Martin's le Grand, when I was utterly impecunious and beginning
to fall grievously into debt, I was asked by an uncle of mine, who
was himself a clerk in the War Office, what destination I should
like best for my future life. He probably meant to inquire whether
I wished to live married or single, whether to remain in the Post
Office or to leave it, whether I should prefer the town or the
country. I replied that I should like to be a Member of Parliament.

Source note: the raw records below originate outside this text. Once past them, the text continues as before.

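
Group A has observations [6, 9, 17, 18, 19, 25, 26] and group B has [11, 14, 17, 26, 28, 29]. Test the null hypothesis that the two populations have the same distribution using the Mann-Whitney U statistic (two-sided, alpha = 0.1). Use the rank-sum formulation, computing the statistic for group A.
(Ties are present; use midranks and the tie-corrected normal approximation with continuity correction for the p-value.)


Step 1: Combine and sort all 13 observations; assign midranks.
sorted (value, group): (6,X), (9,X), (11,Y), (14,Y), (17,X), (17,Y), (18,X), (19,X), (25,X), (26,X), (26,Y), (28,Y), (29,Y)
ranks: 6->1, 9->2, 11->3, 14->4, 17->5.5, 17->5.5, 18->7, 19->8, 25->9, 26->10.5, 26->10.5, 28->12, 29->13
Step 2: Rank sum for X: R1 = 1 + 2 + 5.5 + 7 + 8 + 9 + 10.5 = 43.
Step 3: U_X = R1 - n1(n1+1)/2 = 43 - 7*8/2 = 43 - 28 = 15.
       U_Y = n1*n2 - U_X = 42 - 15 = 27.
Step 4: Ties are present, so use the tie-corrected normal approximation (with continuity correction) for the p-value.
Step 5: p-value = 0.430766; compare to alpha = 0.1. fail to reject H0.

U_X = 15, p = 0.430766, fail to reject H0 at alpha = 0.1.


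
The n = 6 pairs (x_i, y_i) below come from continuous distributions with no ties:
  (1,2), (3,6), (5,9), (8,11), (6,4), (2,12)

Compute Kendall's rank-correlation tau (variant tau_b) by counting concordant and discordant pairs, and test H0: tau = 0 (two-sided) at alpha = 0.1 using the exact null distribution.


Step 1: Enumerate the 15 unordered pairs (i,j) with i<j and classify each by sign(x_j-x_i) * sign(y_j-y_i).
  (1,2):dx=+2,dy=+4->C; (1,3):dx=+4,dy=+7->C; (1,4):dx=+7,dy=+9->C; (1,5):dx=+5,dy=+2->C
  (1,6):dx=+1,dy=+10->C; (2,3):dx=+2,dy=+3->C; (2,4):dx=+5,dy=+5->C; (2,5):dx=+3,dy=-2->D
  (2,6):dx=-1,dy=+6->D; (3,4):dx=+3,dy=+2->C; (3,5):dx=+1,dy=-5->D; (3,6):dx=-3,dy=+3->D
  (4,5):dx=-2,dy=-7->C; (4,6):dx=-6,dy=+1->D; (5,6):dx=-4,dy=+8->D
Step 2: C = 9, D = 6, total pairs = 15.
Step 3: tau = (C - D)/(n(n-1)/2) = (9 - 6)/15 = 0.200000.
Step 4: Exact two-sided p-value (enumerate n! = 720 permutations of y under H0): p = 0.719444.
Step 5: alpha = 0.1. fail to reject H0.

tau_b = 0.2000 (C=9, D=6), p = 0.719444, fail to reject H0.


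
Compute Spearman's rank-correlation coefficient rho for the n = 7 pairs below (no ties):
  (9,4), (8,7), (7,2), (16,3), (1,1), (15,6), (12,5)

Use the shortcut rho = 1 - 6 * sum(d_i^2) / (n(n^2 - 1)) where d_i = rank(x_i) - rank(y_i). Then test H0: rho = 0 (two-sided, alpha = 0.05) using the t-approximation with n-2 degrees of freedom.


Step 1: Rank x and y separately (midranks; no ties here).
rank(x): 9->4, 8->3, 7->2, 16->7, 1->1, 15->6, 12->5
rank(y): 4->4, 7->7, 2->2, 3->3, 1->1, 6->6, 5->5
Step 2: d_i = R_x(i) - R_y(i); compute d_i^2.
  (4-4)^2=0, (3-7)^2=16, (2-2)^2=0, (7-3)^2=16, (1-1)^2=0, (6-6)^2=0, (5-5)^2=0
sum(d^2) = 32.
Step 3: rho = 1 - 6*32 / (7*(7^2 - 1)) = 1 - 192/336 = 0.428571.
Step 4: Under H0, t = rho * sqrt((n-2)/(1-rho^2)) = 1.0607 ~ t(5).
Step 5: Two-sided p-value from the t-distribution with 5 df = 0.337368.
Step 6: alpha = 0.05. fail to reject H0.

rho = 0.4286, p = 0.337368, fail to reject H0 at alpha = 0.05.


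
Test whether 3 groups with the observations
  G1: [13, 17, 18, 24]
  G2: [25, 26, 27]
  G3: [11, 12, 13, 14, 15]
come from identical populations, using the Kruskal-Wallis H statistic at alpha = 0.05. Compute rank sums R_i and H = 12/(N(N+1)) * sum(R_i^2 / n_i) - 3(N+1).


Step 1: Combine all N = 12 observations and assign midranks.
sorted (value, group, rank): (11,G3,1), (12,G3,2), (13,G1,3.5), (13,G3,3.5), (14,G3,5), (15,G3,6), (17,G1,7), (18,G1,8), (24,G1,9), (25,G2,10), (26,G2,11), (27,G2,12)
Step 2: Sum ranks within each group.
R_1 = 27.5 (n_1 = 4)
R_2 = 33 (n_2 = 3)
R_3 = 17.5 (n_3 = 5)
Step 3: H = 12/(N(N+1)) * sum(R_i^2/n_i) - 3(N+1)
     = 12/(12*13) * (27.5^2/4 + 33^2/3 + 17.5^2/5) - 3*13
     = 0.076923 * 613.312 - 39
     = 8.177885.
Step 4: Ties present; correction factor C = 1 - 6/(12^3 - 12) = 0.996503. Corrected H = 8.177885 / 0.996503 = 8.206579.
Step 5: Under H0, H ~ chi^2(2); p-value = 0.016518.
Step 6: alpha = 0.05. reject H0.

H = 8.2066, df = 2, p = 0.016518, reject H0.


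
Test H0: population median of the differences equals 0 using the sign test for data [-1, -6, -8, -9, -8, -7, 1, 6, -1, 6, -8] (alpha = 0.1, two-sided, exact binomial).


Step 1: Discard zero differences. Original n = 11; n_eff = number of nonzero differences = 11.
Nonzero differences (with sign): -1, -6, -8, -9, -8, -7, +1, +6, -1, +6, -8
Step 2: Count signs: positive = 3, negative = 8.
Step 3: Under H0: P(positive) = 0.5, so the number of positives S ~ Bin(11, 0.5).
Step 4: Two-sided exact p-value = sum of Bin(11,0.5) probabilities at or below the observed probability = 0.226562.
Step 5: alpha = 0.1. fail to reject H0.

n_eff = 11, pos = 3, neg = 8, p = 0.226562, fail to reject H0.


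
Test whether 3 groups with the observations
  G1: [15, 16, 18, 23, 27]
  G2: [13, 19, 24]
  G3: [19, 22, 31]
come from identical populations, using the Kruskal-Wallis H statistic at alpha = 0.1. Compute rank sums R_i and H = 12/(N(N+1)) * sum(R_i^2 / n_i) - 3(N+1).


Step 1: Combine all N = 11 observations and assign midranks.
sorted (value, group, rank): (13,G2,1), (15,G1,2), (16,G1,3), (18,G1,4), (19,G2,5.5), (19,G3,5.5), (22,G3,7), (23,G1,8), (24,G2,9), (27,G1,10), (31,G3,11)
Step 2: Sum ranks within each group.
R_1 = 27 (n_1 = 5)
R_2 = 15.5 (n_2 = 3)
R_3 = 23.5 (n_3 = 3)
Step 3: H = 12/(N(N+1)) * sum(R_i^2/n_i) - 3(N+1)
     = 12/(11*12) * (27^2/5 + 15.5^2/3 + 23.5^2/3) - 3*12
     = 0.090909 * 409.967 - 36
     = 1.269697.
Step 4: Ties present; correction factor C = 1 - 6/(11^3 - 11) = 0.995455. Corrected H = 1.269697 / 0.995455 = 1.275495.
Step 5: Under H0, H ~ chi^2(2); p-value = 0.528482.
Step 6: alpha = 0.1. fail to reject H0.

H = 1.2755, df = 2, p = 0.528482, fail to reject H0.


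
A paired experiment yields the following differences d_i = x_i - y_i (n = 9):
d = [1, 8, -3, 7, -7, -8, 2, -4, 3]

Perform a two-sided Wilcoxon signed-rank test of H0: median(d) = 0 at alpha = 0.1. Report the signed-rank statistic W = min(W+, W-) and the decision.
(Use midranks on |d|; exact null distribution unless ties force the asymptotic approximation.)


Step 1: Drop any zero differences (none here) and take |d_i|.
|d| = [1, 8, 3, 7, 7, 8, 2, 4, 3]
Step 2: Midrank |d_i| (ties get averaged ranks).
ranks: |1|->1, |8|->8.5, |3|->3.5, |7|->6.5, |7|->6.5, |8|->8.5, |2|->2, |4|->5, |3|->3.5
Step 3: Attach original signs; sum ranks with positive sign and with negative sign.
W+ = 1 + 8.5 + 6.5 + 2 + 3.5 = 21.5
W- = 3.5 + 6.5 + 8.5 + 5 = 23.5
(Check: W+ + W- = 45 should equal n(n+1)/2 = 45.)
Step 4: Test statistic W = min(W+, W-) = 21.5.
Step 5: Ties in |d|, so use the tie-corrected normal approximation.
        E[W] = n(n+1)/4 = 9*10/4 = 22.5.
        Tie groups: |d|=3 (t=2), |d|=7 (t=2), |d|=8 (t=2); sum(t^3 - t) = 18.
        Var[W] = n(n+1)(2n+1)/24 - sum(t^3-t)/48 = 1710/24 - 18/48 = 70.875.
        z = (W - E[W]) / sqrt(Var[W]) = (21.5 - 22.5) / 8.4187 = -0.1188.
        Two-sided p = 2*Phi(z) = 0.905447.
Step 6: alpha = 0.1. fail to reject H0.

W+ = 21.5, W- = 23.5, W = min = 21.5, p = 0.905447, fail to reject H0.


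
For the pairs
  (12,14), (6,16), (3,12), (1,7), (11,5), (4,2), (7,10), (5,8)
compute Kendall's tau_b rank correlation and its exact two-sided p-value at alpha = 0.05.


Step 1: Enumerate the 28 unordered pairs (i,j) with i<j and classify each by sign(x_j-x_i) * sign(y_j-y_i).
  (1,2):dx=-6,dy=+2->D; (1,3):dx=-9,dy=-2->C; (1,4):dx=-11,dy=-7->C; (1,5):dx=-1,dy=-9->C
  (1,6):dx=-8,dy=-12->C; (1,7):dx=-5,dy=-4->C; (1,8):dx=-7,dy=-6->C; (2,3):dx=-3,dy=-4->C
  (2,4):dx=-5,dy=-9->C; (2,5):dx=+5,dy=-11->D; (2,6):dx=-2,dy=-14->C; (2,7):dx=+1,dy=-6->D
  (2,8):dx=-1,dy=-8->C; (3,4):dx=-2,dy=-5->C; (3,5):dx=+8,dy=-7->D; (3,6):dx=+1,dy=-10->D
  (3,7):dx=+4,dy=-2->D; (3,8):dx=+2,dy=-4->D; (4,5):dx=+10,dy=-2->D; (4,6):dx=+3,dy=-5->D
  (4,7):dx=+6,dy=+3->C; (4,8):dx=+4,dy=+1->C; (5,6):dx=-7,dy=-3->C; (5,7):dx=-4,dy=+5->D
  (5,8):dx=-6,dy=+3->D; (6,7):dx=+3,dy=+8->C; (6,8):dx=+1,dy=+6->C; (7,8):dx=-2,dy=-2->C
Step 2: C = 17, D = 11, total pairs = 28.
Step 3: tau = (C - D)/(n(n-1)/2) = (17 - 11)/28 = 0.214286.
Step 4: Exact two-sided p-value (enumerate n! = 40320 permutations of y under H0): p = 0.548413.
Step 5: alpha = 0.05. fail to reject H0.

tau_b = 0.2143 (C=17, D=11), p = 0.548413, fail to reject H0.


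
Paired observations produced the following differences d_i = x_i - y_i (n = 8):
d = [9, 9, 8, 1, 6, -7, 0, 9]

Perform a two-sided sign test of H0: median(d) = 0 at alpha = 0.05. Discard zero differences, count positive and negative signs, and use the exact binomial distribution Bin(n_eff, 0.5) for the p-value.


Step 1: Discard zero differences. Original n = 8; n_eff = number of nonzero differences = 7.
Nonzero differences (with sign): +9, +9, +8, +1, +6, -7, +9
Step 2: Count signs: positive = 6, negative = 1.
Step 3: Under H0: P(positive) = 0.5, so the number of positives S ~ Bin(7, 0.5).
Step 4: Two-sided exact p-value = sum of Bin(7,0.5) probabilities at or below the observed probability = 0.125000.
Step 5: alpha = 0.05. fail to reject H0.

n_eff = 7, pos = 6, neg = 1, p = 0.125000, fail to reject H0.


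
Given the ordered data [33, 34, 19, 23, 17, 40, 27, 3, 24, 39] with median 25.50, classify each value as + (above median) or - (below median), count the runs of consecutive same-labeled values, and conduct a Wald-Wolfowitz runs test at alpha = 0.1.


Step 1: Compute median = 25.50; label A = above, B = below.
Labels in order: AABBBAABBA  (n_A = 5, n_B = 5)
Step 2: Count runs R = 5.
Step 3: Under H0 (random ordering), E[R] = 2*n_A*n_B/(n_A+n_B) + 1 = 2*5*5/10 + 1 = 6.0000.
        Var[R] = 2*n_A*n_B*(2*n_A*n_B - n_A - n_B) / ((n_A+n_B)^2 * (n_A+n_B-1)) = 2000/900 = 2.2222.
        SD[R] = 1.4907.
Step 4: Continuity-corrected z = (R + 0.5 - E[R]) / SD[R] = (5 + 0.5 - 6.0000) / 1.4907 = -0.3354.
Step 5: Two-sided p-value via normal approximation = 2*(1 - Phi(|z|)) = 0.737316.
Step 6: alpha = 0.1. fail to reject H0.

R = 5, z = -0.3354, p = 0.737316, fail to reject H0.


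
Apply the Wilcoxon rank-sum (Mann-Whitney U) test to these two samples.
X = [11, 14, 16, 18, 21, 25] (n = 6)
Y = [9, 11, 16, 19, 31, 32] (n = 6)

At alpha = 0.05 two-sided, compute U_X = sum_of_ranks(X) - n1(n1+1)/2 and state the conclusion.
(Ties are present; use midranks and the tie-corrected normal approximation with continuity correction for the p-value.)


Step 1: Combine and sort all 12 observations; assign midranks.
sorted (value, group): (9,Y), (11,X), (11,Y), (14,X), (16,X), (16,Y), (18,X), (19,Y), (21,X), (25,X), (31,Y), (32,Y)
ranks: 9->1, 11->2.5, 11->2.5, 14->4, 16->5.5, 16->5.5, 18->7, 19->8, 21->9, 25->10, 31->11, 32->12
Step 2: Rank sum for X: R1 = 2.5 + 4 + 5.5 + 7 + 9 + 10 = 38.
Step 3: U_X = R1 - n1(n1+1)/2 = 38 - 6*7/2 = 38 - 21 = 17.
       U_Y = n1*n2 - U_X = 36 - 17 = 19.
Step 4: Ties are present, so use the tie-corrected normal approximation (with continuity correction) for the p-value.
Step 5: p-value = 0.935962; compare to alpha = 0.05. fail to reject H0.

U_X = 17, p = 0.935962, fail to reject H0 at alpha = 0.05.


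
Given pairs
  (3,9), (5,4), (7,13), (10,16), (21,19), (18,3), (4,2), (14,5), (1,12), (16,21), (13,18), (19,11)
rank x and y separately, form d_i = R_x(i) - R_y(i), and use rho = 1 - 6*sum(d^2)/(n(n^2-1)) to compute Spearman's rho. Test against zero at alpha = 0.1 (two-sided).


Step 1: Rank x and y separately (midranks; no ties here).
rank(x): 3->2, 5->4, 7->5, 10->6, 21->12, 18->10, 4->3, 14->8, 1->1, 16->9, 13->7, 19->11
rank(y): 9->5, 4->3, 13->8, 16->9, 19->11, 3->2, 2->1, 5->4, 12->7, 21->12, 18->10, 11->6
Step 2: d_i = R_x(i) - R_y(i); compute d_i^2.
  (2-5)^2=9, (4-3)^2=1, (5-8)^2=9, (6-9)^2=9, (12-11)^2=1, (10-2)^2=64, (3-1)^2=4, (8-4)^2=16, (1-7)^2=36, (9-12)^2=9, (7-10)^2=9, (11-6)^2=25
sum(d^2) = 192.
Step 3: rho = 1 - 6*192 / (12*(12^2 - 1)) = 1 - 1152/1716 = 0.328671.
Step 4: Under H0, t = rho * sqrt((n-2)/(1-rho^2)) = 1.1005 ~ t(10).
Step 5: Two-sided p-value from the t-distribution with 10 df = 0.296904.
Step 6: alpha = 0.1. fail to reject H0.

rho = 0.3287, p = 0.296904, fail to reject H0 at alpha = 0.1.


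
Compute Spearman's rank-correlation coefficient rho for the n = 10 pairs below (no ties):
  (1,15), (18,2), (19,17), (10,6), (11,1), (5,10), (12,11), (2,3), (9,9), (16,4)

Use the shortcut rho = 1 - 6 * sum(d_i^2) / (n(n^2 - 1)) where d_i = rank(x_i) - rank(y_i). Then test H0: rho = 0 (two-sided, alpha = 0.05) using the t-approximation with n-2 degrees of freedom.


Step 1: Rank x and y separately (midranks; no ties here).
rank(x): 1->1, 18->9, 19->10, 10->5, 11->6, 5->3, 12->7, 2->2, 9->4, 16->8
rank(y): 15->9, 2->2, 17->10, 6->5, 1->1, 10->7, 11->8, 3->3, 9->6, 4->4
Step 2: d_i = R_x(i) - R_y(i); compute d_i^2.
  (1-9)^2=64, (9-2)^2=49, (10-10)^2=0, (5-5)^2=0, (6-1)^2=25, (3-7)^2=16, (7-8)^2=1, (2-3)^2=1, (4-6)^2=4, (8-4)^2=16
sum(d^2) = 176.
Step 3: rho = 1 - 6*176 / (10*(10^2 - 1)) = 1 - 1056/990 = -0.066667.
Step 4: Under H0, t = rho * sqrt((n-2)/(1-rho^2)) = -0.1890 ~ t(8).
Step 5: Two-sided p-value from the t-distribution with 8 df = 0.854813.
Step 6: alpha = 0.05. fail to reject H0.

rho = -0.0667, p = 0.854813, fail to reject H0 at alpha = 0.05.


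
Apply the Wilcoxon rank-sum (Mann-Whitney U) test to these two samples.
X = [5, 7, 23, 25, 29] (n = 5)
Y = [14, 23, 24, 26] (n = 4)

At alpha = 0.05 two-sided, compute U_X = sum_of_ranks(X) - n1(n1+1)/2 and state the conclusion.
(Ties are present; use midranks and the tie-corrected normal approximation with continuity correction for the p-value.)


Step 1: Combine and sort all 9 observations; assign midranks.
sorted (value, group): (5,X), (7,X), (14,Y), (23,X), (23,Y), (24,Y), (25,X), (26,Y), (29,X)
ranks: 5->1, 7->2, 14->3, 23->4.5, 23->4.5, 24->6, 25->7, 26->8, 29->9
Step 2: Rank sum for X: R1 = 1 + 2 + 4.5 + 7 + 9 = 23.5.
Step 3: U_X = R1 - n1(n1+1)/2 = 23.5 - 5*6/2 = 23.5 - 15 = 8.5.
       U_Y = n1*n2 - U_X = 20 - 8.5 = 11.5.
Step 4: Ties are present, so use the tie-corrected normal approximation (with continuity correction) for the p-value.
Step 5: p-value = 0.805701; compare to alpha = 0.05. fail to reject H0.

U_X = 8.5, p = 0.805701, fail to reject H0 at alpha = 0.05.


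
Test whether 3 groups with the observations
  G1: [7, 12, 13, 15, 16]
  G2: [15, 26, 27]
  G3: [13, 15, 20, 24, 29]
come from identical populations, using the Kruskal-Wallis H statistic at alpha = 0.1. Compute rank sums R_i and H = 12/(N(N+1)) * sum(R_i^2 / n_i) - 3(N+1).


Step 1: Combine all N = 13 observations and assign midranks.
sorted (value, group, rank): (7,G1,1), (12,G1,2), (13,G1,3.5), (13,G3,3.5), (15,G1,6), (15,G2,6), (15,G3,6), (16,G1,8), (20,G3,9), (24,G3,10), (26,G2,11), (27,G2,12), (29,G3,13)
Step 2: Sum ranks within each group.
R_1 = 20.5 (n_1 = 5)
R_2 = 29 (n_2 = 3)
R_3 = 41.5 (n_3 = 5)
Step 3: H = 12/(N(N+1)) * sum(R_i^2/n_i) - 3(N+1)
     = 12/(13*14) * (20.5^2/5 + 29^2/3 + 41.5^2/5) - 3*14
     = 0.065934 * 708.833 - 42
     = 4.736264.
Step 4: Ties present; correction factor C = 1 - 30/(13^3 - 13) = 0.986264. Corrected H = 4.736264 / 0.986264 = 4.802228.
Step 5: Under H0, H ~ chi^2(2); p-value = 0.090617.
Step 6: alpha = 0.1. reject H0.

H = 4.8022, df = 2, p = 0.090617, reject H0.


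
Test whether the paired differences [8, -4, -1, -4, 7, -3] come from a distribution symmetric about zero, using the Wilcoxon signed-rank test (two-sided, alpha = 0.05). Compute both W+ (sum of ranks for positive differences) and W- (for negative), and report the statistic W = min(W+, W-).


Step 1: Drop any zero differences (none here) and take |d_i|.
|d| = [8, 4, 1, 4, 7, 3]
Step 2: Midrank |d_i| (ties get averaged ranks).
ranks: |8|->6, |4|->3.5, |1|->1, |4|->3.5, |7|->5, |3|->2
Step 3: Attach original signs; sum ranks with positive sign and with negative sign.
W+ = 6 + 5 = 11
W- = 3.5 + 1 + 3.5 + 2 = 10
(Check: W+ + W- = 21 should equal n(n+1)/2 = 21.)
Step 4: Test statistic W = min(W+, W-) = 10.
Step 5: Ties in |d|, so use the tie-corrected normal approximation.
        E[W] = n(n+1)/4 = 6*7/4 = 10.5.
        Tie groups: |d|=4 (t=2); sum(t^3 - t) = 6.
        Var[W] = n(n+1)(2n+1)/24 - sum(t^3-t)/48 = 546/24 - 6/48 = 22.625.
        z = (W - E[W]) / sqrt(Var[W]) = (10 - 10.5) / 4.7566 = -0.1051.
        Two-sided p = 2*Phi(z) = 0.916282.
Step 6: alpha = 0.05. fail to reject H0.

W+ = 11, W- = 10, W = min = 10, p = 0.916282, fail to reject H0.


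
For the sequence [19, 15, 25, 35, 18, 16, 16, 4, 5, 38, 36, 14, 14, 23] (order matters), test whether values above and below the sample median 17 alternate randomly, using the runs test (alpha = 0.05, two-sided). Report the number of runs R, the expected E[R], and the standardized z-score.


Step 1: Compute median = 17; label A = above, B = below.
Labels in order: ABAAABBBBAABBA  (n_A = 7, n_B = 7)
Step 2: Count runs R = 7.
Step 3: Under H0 (random ordering), E[R] = 2*n_A*n_B/(n_A+n_B) + 1 = 2*7*7/14 + 1 = 8.0000.
        Var[R] = 2*n_A*n_B*(2*n_A*n_B - n_A - n_B) / ((n_A+n_B)^2 * (n_A+n_B-1)) = 8232/2548 = 3.2308.
        SD[R] = 1.7974.
Step 4: Continuity-corrected z = (R + 0.5 - E[R]) / SD[R] = (7 + 0.5 - 8.0000) / 1.7974 = -0.2782.
Step 5: Two-sided p-value via normal approximation = 2*(1 - Phi(|z|)) = 0.780879.
Step 6: alpha = 0.05. fail to reject H0.

R = 7, z = -0.2782, p = 0.780879, fail to reject H0.


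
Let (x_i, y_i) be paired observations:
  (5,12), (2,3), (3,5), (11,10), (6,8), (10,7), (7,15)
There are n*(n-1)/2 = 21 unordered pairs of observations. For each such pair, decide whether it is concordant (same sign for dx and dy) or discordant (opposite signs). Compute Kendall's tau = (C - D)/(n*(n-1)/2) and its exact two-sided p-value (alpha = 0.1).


Step 1: Enumerate the 21 unordered pairs (i,j) with i<j and classify each by sign(x_j-x_i) * sign(y_j-y_i).
  (1,2):dx=-3,dy=-9->C; (1,3):dx=-2,dy=-7->C; (1,4):dx=+6,dy=-2->D; (1,5):dx=+1,dy=-4->D
  (1,6):dx=+5,dy=-5->D; (1,7):dx=+2,dy=+3->C; (2,3):dx=+1,dy=+2->C; (2,4):dx=+9,dy=+7->C
  (2,5):dx=+4,dy=+5->C; (2,6):dx=+8,dy=+4->C; (2,7):dx=+5,dy=+12->C; (3,4):dx=+8,dy=+5->C
  (3,5):dx=+3,dy=+3->C; (3,6):dx=+7,dy=+2->C; (3,7):dx=+4,dy=+10->C; (4,5):dx=-5,dy=-2->C
  (4,6):dx=-1,dy=-3->C; (4,7):dx=-4,dy=+5->D; (5,6):dx=+4,dy=-1->D; (5,7):dx=+1,dy=+7->C
  (6,7):dx=-3,dy=+8->D
Step 2: C = 15, D = 6, total pairs = 21.
Step 3: tau = (C - D)/(n(n-1)/2) = (15 - 6)/21 = 0.428571.
Step 4: Exact two-sided p-value (enumerate n! = 5040 permutations of y under H0): p = 0.238889.
Step 5: alpha = 0.1. fail to reject H0.

tau_b = 0.4286 (C=15, D=6), p = 0.238889, fail to reject H0.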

My uncle, who was given to sarcasm, rejoined that, as far a he knew,
few clerks in the Post Office did become Members of Parliament. I
think it was the remembrance of this jeer which stirred me up to
look for a seat as soon as I had made myself capable of holding one
by leaving the public service. My uncle was dead, but if I could
get a seat, the knowledge that I had done so might travel to that
bourne from whence he was not likely to return, and he might there
feel that he had done me wrong.
Independently of this, I have always thought that to sit in the
British Parliament should be the highest object of ambition to
every educated Englishman. I do not by this mean to suggest that
every educated Englishman should set before himself a seat in
Parliament as a probable or even a possible career; but that the man
in Parliament has reached a higher position than the man out,--that
to serve one's country without pay is the grandest work that a man
can do,--that of all studies the study of politics is the one in
which a man may make himself most useful to his fellow-creatures,--and
that of all lives, public political lives are capable of the highest
efforts. So thinking,--though I was aware that fifty-three was too
late an age at which to commence a new career,--I resolved with
much hesitation that I would make the attempt. Writing now at an
age beyond sixty, I can say that my political feelings and convictions
have never undergone any change. They are now what they became when
I first began to have political feelings and convictions. Nor do I
find in myself any tendency to modify them as I have found generally
in men as they grow old. I consider myself to be an advanced, but
still a Conservative-Liberal, which I regard not only as a possible,
but as a rational and consistent phase of political existence.